Wulfhere stared blinking. “Who could forget? In Galicia! I see where this breeze blows. Was that Lucanor’s work, there! And Lucanor escaped and is alive, alive-and with no love for us.”
“Aye”
Both men reflected in silence for a space.
They’d had to face a supernatural barge made all of white fretted bones, a fell impossibility that rode the waters nonetheless, and bore a false guide-light to lure ships to their destruction. Nine pale, pale sea-women had graced its deck, seeming to lounge while they worked their magic. Nor had it been easy to attack and slash such opponents. With their Danes and some of King Veremund’s Sueves, Cormac and Wulfhere had done-and discovered the eerie beauty of those women to be a lie. When their true forms had been revealed, hardened pirates had shuddered to see them. Sea-spawn, and not human. Worship of Cthulhu, the monstrous tentacle-faced god who slept in drowned R’lyeh, had been at the heart of the business, and all the cultists in Galicia had sought to do was bring up that humanity-hating god and make him supreme.
Aye, and the cult’s priest had been Lucanor of Antioch, formerly physician to the king’s wife, poor dead woman.
“Lucanor,” Wulfhere said. “He incited these… Basques? To attack us? Cormac, t
hey were Basques, and mortal men? Ye be certain of this?”
“It’s what I’m after seeing. My guess would be that Lucanor is after casting that foul illusion over them to affright us and make us easy prey. The greater fool he.”

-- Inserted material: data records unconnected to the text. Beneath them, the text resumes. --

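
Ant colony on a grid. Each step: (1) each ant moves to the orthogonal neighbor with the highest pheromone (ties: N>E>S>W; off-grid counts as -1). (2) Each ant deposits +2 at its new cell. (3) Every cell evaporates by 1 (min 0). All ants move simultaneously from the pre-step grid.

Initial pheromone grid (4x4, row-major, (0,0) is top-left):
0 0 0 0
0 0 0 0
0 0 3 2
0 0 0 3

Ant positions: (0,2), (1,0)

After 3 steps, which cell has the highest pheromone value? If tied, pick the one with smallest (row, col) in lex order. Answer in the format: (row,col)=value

Answer: (0,2)=1

Derivation:
Step 1: ant0:(0,2)->E->(0,3) | ant1:(1,0)->N->(0,0)
  grid max=2 at (2,2)
Step 2: ant0:(0,3)->S->(1,3) | ant1:(0,0)->E->(0,1)
  grid max=1 at (0,1)
Step 3: ant0:(1,3)->N->(0,3) | ant1:(0,1)->E->(0,2)
  grid max=1 at (0,2)
Final grid:
  0 0 1 1
  0 0 0 0
  0 0 0 0
  0 0 0 0
Max pheromone 1 at (0,2)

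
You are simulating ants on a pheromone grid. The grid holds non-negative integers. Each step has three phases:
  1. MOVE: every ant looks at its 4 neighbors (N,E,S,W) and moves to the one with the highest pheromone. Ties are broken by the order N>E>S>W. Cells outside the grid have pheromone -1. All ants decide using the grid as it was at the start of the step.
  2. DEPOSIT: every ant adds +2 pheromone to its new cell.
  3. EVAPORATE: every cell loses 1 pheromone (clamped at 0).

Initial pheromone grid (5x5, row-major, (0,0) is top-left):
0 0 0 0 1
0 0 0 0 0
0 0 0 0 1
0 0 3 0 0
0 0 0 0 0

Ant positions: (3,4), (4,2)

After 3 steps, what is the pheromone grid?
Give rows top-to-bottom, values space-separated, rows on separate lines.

After step 1: ants at (2,4),(3,2)
  0 0 0 0 0
  0 0 0 0 0
  0 0 0 0 2
  0 0 4 0 0
  0 0 0 0 0
After step 2: ants at (1,4),(2,2)
  0 0 0 0 0
  0 0 0 0 1
  0 0 1 0 1
  0 0 3 0 0
  0 0 0 0 0
After step 3: ants at (2,4),(3,2)
  0 0 0 0 0
  0 0 0 0 0
  0 0 0 0 2
  0 0 4 0 0
  0 0 0 0 0

0 0 0 0 0
0 0 0 0 0
0 0 0 0 2
0 0 4 0 0
0 0 0 0 0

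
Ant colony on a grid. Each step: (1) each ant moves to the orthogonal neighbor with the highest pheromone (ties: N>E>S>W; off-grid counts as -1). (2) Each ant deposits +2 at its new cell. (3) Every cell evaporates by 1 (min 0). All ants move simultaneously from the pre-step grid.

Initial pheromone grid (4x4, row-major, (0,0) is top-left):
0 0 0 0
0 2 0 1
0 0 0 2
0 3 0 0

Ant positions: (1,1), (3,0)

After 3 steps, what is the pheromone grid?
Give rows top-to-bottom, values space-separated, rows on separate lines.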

“Aye! Right!” Wulfhere grinned broadly. “He must ha’ forgot we’ve dealt with such glamours afore.”
Cormac finished his careful cleansing of his sword and set aside the torn short-cloak he had of a dead foeman. “The Basques had not, Wulfhere. They cannot have liked it. Methinks they saw each other just as you saw them. By the blood of the gods! It would be shaking any man’s nerve, to see his battle-companions all mouldering corpses! It wonders me not that the last ship turned back without fighting, and the other fled when it could! The mage blundered badly there. Three ships against our one! All might have gone differently had he restrained himself from his tricks, or played with the sea, or wind, or something.”
“I am grieved,” Wulfhere said bleakly, “that I cannot have that blackbird between these hands.”
Cormac shrugged and clapped him on the shoulder. “Would it were so! Well, mayhap the Basques who fled yonder will do to him all that ye’ve a wish to, and more. They’ll not be loving him for what happed there to-day.”
“A good thought.” And Wulfhere showed his big teeth again.
He moved forward then, shouting orders. What ailed them? The sea-fight was over, and they had this perdurable Gaulish coast to put behind them. Was it their wish to fight Goths and Saxons as well?
It was not. Seven Danes had died in that red shambles. He with the transfixed thigh joined them in the night, muttering the name of his Gudrid, because too much blood had run out of him. For the crew, it was so much pirates’ work. Cormac and Wulfhere, who commanded between them, felt darkness touch their spirits, although neither spoke of it.